The illusion of choice

I’ve talked about the fascinating research of Barry Schwartz and the paradox of choice. Simply stated, the more choices you have the more unhappy you are. Why? Because you can imagine the other thing you didn’t choose.

I’ve also talked about the default setting and why they matter. When you go to the grocery store and choose to buy cookies, you are now choosing which snack you are going to have later. Another way to think about this is the default station in your car. There is a dial right next to it to search for music, and yet, we go to the default setting.

Indeed, cognitive load is real.

There is a third thing to consider about the illusion of choice. That when you go to the store, you are likely to find 100 different types of toothpaste to choose from.
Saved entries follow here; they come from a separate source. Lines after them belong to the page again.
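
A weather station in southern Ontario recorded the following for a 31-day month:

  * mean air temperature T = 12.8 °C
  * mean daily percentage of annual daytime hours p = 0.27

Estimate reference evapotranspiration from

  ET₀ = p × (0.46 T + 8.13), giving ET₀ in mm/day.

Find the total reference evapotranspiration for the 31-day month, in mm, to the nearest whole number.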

The interesting thing is that the majority of toothpaste is created by only three brands. Crest, Colgate and Sensodyne make up over 50% of the market. And the same is said about the cereal you eat (four companies control 85% of the market share) to the car you drive (59% by four companies).

Is it any surprise then, that the US has less choice, higher bills and slower internet? Or that 100 companies have been the source of more than 70% of the world’s greenhouse gas emissions since 1988.

In a paradoxical manner, we have created this market that the more choice you have the less you are able to choose from.

Choice isn’t about which flavor of toothpaste but who made it.